NAME: Sinwani Shimon

LEHI ALIAS: Gilad

DATE OF BIRTH: 1929

DATE OF DEATH: July 2, 2004

Shimon was born in 1929 in the city of Sinwan in Yemen. His parents made aliyah with him in 1936. His father Yosef was a silversmith, while his mother Devora was a homemaker with six children. Shimon studied in Talmud Torah. At age fourteen, he joined the Palmach, but a year after that he moved on to Lehi, which was fighting the foreign occupier. In Lehi he was known as Eshet and then Gilead, and he had many varied roles. At first, he disseminated promotional materials. Soon, he was taking courses in light arms and was responsible for a group of fighters. He participated in many attacks on British Army bases, including Kfar Syrkin Airfield, as well as the Barclays Bank robbery and the attack on Haifa Railway Workshops in 1946.  In the last of these, he was injured while jumping from a retreating vehicle. He was captured by the British and court-martialed along with seventeen of his comrades. At the trial, the fighters defied the authority of the British to judge them; they declared themselves to be prisoners of war and demanded their rights as such.
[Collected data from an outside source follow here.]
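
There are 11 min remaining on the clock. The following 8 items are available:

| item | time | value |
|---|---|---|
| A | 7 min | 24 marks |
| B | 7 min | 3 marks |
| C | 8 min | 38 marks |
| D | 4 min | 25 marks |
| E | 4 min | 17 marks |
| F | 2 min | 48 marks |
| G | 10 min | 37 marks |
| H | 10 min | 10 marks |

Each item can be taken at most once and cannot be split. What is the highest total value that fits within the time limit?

Check high-value combinations within 11 min:
- D+E+F: time 4+4+2=10, value 25+17+48=90
- C+F: time 8+2=10, value 38+48=86
- D+F: time 4+2=6, value 25+48=73
- A+F: time 7+2=9, value 24+48=72
Best: 90 marks.

90 marks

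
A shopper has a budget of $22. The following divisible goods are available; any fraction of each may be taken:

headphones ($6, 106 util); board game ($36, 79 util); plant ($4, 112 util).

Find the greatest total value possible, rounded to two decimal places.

Take in order of value per unit:
- plant (112/4 per unit): all 4 → value 112, running total 112.00
- headphones (106/6 per unit): all 6 → value 106, running total 218.00
- board game (79/36 per unit): 12 of 36 → value 12×79/36 = 26.3333, running total 244.33
Total 244.33.

244.33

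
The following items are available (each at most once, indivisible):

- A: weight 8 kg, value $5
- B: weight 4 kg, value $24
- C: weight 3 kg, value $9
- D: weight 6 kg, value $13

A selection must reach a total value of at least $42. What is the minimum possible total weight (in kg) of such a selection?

Subsets with value ≥ 42, sorted by total weight:
- B+C+D: weight 13, value 46
- A+B+D: weight 18, value 42
- A+B+C+D: weight 21, value 51
Minimum weight: 13 kg.

13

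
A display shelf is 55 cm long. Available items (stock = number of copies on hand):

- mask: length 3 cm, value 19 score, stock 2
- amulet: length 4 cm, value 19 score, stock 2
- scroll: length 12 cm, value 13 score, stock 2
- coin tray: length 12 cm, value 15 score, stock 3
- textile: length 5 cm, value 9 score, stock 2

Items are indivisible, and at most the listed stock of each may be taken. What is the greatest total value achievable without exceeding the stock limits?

Best selections within length 55 and stock limits:
- 2×mask + 2×amulet + 3×coin tray + 1×textile: length 55, value 130
- 2×mask + 2×amulet + 1×scroll + 2×coin tray + 1×textile: length 55, value 128
- 2×mask + 2×amulet + 2×scroll + 1×coin tray + 1×textile: length 55, value 126
- 2×mask + 2×amulet + 2×coin tray + 2×textile: length 48, value 124
Best: 130 score.

130 score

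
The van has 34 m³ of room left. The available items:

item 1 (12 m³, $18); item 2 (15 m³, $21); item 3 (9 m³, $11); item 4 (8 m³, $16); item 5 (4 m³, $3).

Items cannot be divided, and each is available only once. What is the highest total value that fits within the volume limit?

Check high-value combinations within 34 m³:
- item 2+item 3+item 4: volume 15+9+8=32, value 21+11+16=48
- item 1+item 3+item 4+item 5: volume 12+9+8+4=33, value 18+11+16+3=48
- item 1+item 3+item 4: volume 12+9+8=29, value 18+11+16=45
- item 1+item 2+item 5: volume 12+15+4=31, value 18+21+3=42
Best: $48.

$48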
The fighters were sentenced to death, but this was commuted to life imprisonment.

A few months before the British left, Shimon fled from Atlit in a suitcase, with the assistance of a detainee who was being released.
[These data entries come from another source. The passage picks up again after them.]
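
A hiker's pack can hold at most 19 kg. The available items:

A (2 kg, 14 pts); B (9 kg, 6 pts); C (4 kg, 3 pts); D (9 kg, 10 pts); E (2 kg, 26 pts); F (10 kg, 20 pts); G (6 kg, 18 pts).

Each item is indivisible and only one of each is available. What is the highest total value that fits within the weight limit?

68 pts

This is a 0/1 knapsack; check combinations near the capacity.
- A+D+E+G: weight 2+9+2+6=19, value 14+10+26+18=68
- E+F+G: weight 2+10+6=18, value 26+20+18=64
- A+B+E+G: weight 2+9+2+6=19, value 14+6+26+18=64
Best: 68 pts.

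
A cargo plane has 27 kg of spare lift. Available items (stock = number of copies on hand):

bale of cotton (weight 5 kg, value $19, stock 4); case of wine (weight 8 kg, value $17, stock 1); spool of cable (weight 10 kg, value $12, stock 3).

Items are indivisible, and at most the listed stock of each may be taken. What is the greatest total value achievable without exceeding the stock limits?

Best selections within weight 27 and stock limits:
- 4×bale of cotton: weight 20, value 76
- 3×bale of cotton + 1×case of wine: weight 23, value 74
- 3×bale of cotton + 1×spool of cable: weight 25, value 69
- 3×bale of cotton: weight 15, value 57
Best: $76.

$76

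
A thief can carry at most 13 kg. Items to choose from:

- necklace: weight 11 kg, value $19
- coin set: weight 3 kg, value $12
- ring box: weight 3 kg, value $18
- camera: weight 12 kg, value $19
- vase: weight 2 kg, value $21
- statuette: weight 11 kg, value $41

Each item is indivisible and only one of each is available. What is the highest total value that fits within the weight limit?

$62

Check high-value combinations within 13 kg:
- vase+statuette: weight 2+11=13, value 21+41=62
- coin set+ring box+vase: weight 3+3+2=8, value 12+18+21=51
- statuette: weight 11, value 41
- necklace+vase: weight 11+2=13, value 19+21=40
Best: $62.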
Shimon enlisted in the IDF along with his fellow Lehi members, serving in Battalion 89, the commando unit of the 8th Brigade, under the command of Moshe Dayan. He participated in all its battles in the south and the Negev, and was discharged in 1949 as an IDF disabled person.

In 1956, he married Ziona and they had four children: Smadar, Noa, Binyamin and Shanit, as well as numerous grandchildren.

He spent forty years as a bank teller. He retired in 1994, in Tel Aviv.